The benefits of preventing cyber-attacks by carefully managing software vulnerabilities are manyfold:
- Avoid reputational risks
- Avoid exploitation loss (DDoS, Ransomware, Time to rebuild an alternative IT system after an attack)
- Comply with data protection regulations
Managing OSS software vulnerabilities is just a part of the larger cybersecurity process that globally addresses the security of the systems and services in the organization.
There should be a dedicated person or team to monitor vulnerabilities, and easy-to-use processes for developers to rely on. Vulnerabilities assessment should be a standard part of the continuation integration process, and people should be able to monitor the current state of risk in a dedicated dashboard.
- Activity is covered when all in-house software and services have been assessed and are monitored for known vulnerabilities.
- Activity is covered when a dedicated tool and process is implemented in the software production chain to prevent introduction of issues in the daily development routines.
- GitHub tools
- Eclipse Steady is a free, open-source tool that analyses Java and Python projects for vulnerabilities and help developers mitigate them.
- OWASP dependency-check: an open-source vulnerability scanner.
- OSS Review Toolkit: an open-source vulnerability scanner.
Hints and best practices. Collected from GGI participants.
Add recommendations here
- The MITRE's vulnerability database of CVEs. See also NIST's security database of NVDs, and satellite resources like CVE Details.

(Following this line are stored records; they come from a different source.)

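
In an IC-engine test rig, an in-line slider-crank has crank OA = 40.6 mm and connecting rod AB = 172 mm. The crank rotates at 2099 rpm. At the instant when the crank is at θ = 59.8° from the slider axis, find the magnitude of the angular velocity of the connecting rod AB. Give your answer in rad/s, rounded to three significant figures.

26.7

ω = 219.8 rad/s (converted from 2099 rpm).
The rod makes angle φ with the slider axis where L sinφ = r sinθ; differentiating, L cosφ·φ̇ = r ω cosθ.
L cosφ = √(L² − r² sin²θ) = 0.16838 m.
|ω_rod| = r ω |cosθ| / √(L² − r² sin²θ) = 0.0406·219.8·0.50302/0.16838 = 26.66 rad/s.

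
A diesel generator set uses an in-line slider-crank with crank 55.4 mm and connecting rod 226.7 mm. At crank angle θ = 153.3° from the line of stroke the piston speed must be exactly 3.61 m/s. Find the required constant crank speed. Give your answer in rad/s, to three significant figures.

For an in-line slider-crank, |v_piston| = rω|sinθ|·[1 + r cosθ/√(L² − r² sin²θ)].
With r = 0.0554 m, L = 0.2267 m, θ = 153.3°: the bracketed kinematic factor |dx/dθ| = 0.019425 m.
ω = v/|dx/dθ| = 3.61/0.019425 = 185.85 rad/s.

186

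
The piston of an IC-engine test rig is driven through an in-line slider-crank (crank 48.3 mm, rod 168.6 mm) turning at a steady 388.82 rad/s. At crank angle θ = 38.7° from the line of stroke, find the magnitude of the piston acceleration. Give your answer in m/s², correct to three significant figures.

6210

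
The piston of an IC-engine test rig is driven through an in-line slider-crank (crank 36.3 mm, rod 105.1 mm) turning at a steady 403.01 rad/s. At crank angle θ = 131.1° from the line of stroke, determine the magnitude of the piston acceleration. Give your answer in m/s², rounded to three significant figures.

4100

ω = 403 rad/s
x(θ) = r cosθ + √(L² − r² sin²θ); with ω constant, a = ω²·d²x/dθ².
d²x/dθ² = −r cosθ − r²(cos2θ)/√u − r⁴ sin²2θ/(4u^{3/2}),  u = L² − r² sin²θ = 0.0102977 m².
Substituting r = 0.0363 m, L = 0.1051 m, θ = 131.1°: d²x/dθ² = +0.025217 m.
a = ω²·d²x/dθ² = (403)²·(+0.025217) = +4095.7 m/s²;  |a| = 4095.7 m/s².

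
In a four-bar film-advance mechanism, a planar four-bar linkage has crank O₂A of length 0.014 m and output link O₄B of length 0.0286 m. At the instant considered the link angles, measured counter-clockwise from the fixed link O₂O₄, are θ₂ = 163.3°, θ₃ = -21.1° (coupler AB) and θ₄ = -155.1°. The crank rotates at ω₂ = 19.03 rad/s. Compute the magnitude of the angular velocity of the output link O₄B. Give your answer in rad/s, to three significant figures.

0.994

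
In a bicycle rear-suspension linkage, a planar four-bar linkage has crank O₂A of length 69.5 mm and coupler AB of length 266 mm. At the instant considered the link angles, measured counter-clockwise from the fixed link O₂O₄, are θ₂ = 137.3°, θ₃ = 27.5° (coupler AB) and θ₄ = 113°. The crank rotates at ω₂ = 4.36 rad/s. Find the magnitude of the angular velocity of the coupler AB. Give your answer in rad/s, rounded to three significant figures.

ω₂ = 4.36 rad/s
Differentiating the loop-closure r₂e^{iθ₂}+r₃e^{iθ₃}=r₁+r₄e^{iθ₄} gives r₂ω₂e^{iθ₂}+r₃ω₃e^{iθ₃}=r₄ω₄e^{iθ₄}.
Eliminating the other unknown: ω₃ = r₂ω₂ sin(θ₄−θ₂) / [r₃ sin(θ₃−θ₄)].
Numerator sine = -0.41151; denominator sine = -0.99692.
Result = 0.0695·4.36·(-0.41151) / (0.266·(-0.99692)) = +0.47024 rad/s; magnitude 0.47024 rad/s.

0.470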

- Check also this new initiative from Google: the Open-Source Vulnerabilities.
- The OWASP working group publishes a list of vulnerabilities scanners on their website, both form the commercial and open-sources worlds.
- J. Williams and A. Dabirsiaghi. The unfortunate reality of insecure libraries, 2012.

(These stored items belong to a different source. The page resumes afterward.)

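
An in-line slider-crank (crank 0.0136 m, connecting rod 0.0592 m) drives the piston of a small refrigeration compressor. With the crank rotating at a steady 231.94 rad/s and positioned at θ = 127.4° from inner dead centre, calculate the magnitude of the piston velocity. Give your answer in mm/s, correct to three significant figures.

ω = 231.9 rad/s
For an in-line slider-crank, x = r cosθ + √(L² − r² sin²θ), so v = −rω sinθ·[1 + r cosθ/√(L² − r² sin²θ)].
With r = 0.0136 m, L = 0.0592 m, θ = 127.4°: √(L² − r² sin²θ) = 0.058206 m.
v = −0.0136·231.9·0.79441·[1 + 0.0136·-0.60738/0.058206] = -2.1503 m/s.
|v| = 2.1503 m/s = 2150.3 mm/s.

2150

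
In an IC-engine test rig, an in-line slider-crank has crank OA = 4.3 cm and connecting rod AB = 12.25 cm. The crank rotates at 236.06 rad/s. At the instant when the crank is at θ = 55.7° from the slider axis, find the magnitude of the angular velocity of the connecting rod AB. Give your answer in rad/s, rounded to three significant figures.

ω = 236.1 rad/s
The rod makes angle φ with the slider axis where L sinφ = r sinθ; differentiating, L cosφ·φ̇ = r ω cosθ.
L cosφ = √(L² − r² sin²θ) = 0.11724 m.
|ω_rod| = r ω |cosθ| / √(L² − r² sin²θ) = 0.043·236.1·0.56353/0.11724 = 48.791 rad/s.

48.8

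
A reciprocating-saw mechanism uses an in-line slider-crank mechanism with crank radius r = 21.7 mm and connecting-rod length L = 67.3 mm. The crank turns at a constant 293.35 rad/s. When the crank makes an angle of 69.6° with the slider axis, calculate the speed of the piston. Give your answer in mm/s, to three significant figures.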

- Detection, assessment and mitigation of vulnerabilities in open source dependencies, Serena Elisa Ponta, Henrik Plate & Antonino Sabetta, Empirical Software Engineering volume 25, pages3175–3215(2020).
- A Manually-Curated Dataset of Fixes to Vulnerabilities of Open-Source Software, Serena E. Ponta, Henrik Plate, Antonino Sabetta, Michele Bezzi, Cédric Dangremont. There is also a toolkit in development to implement the aforementioned dataset.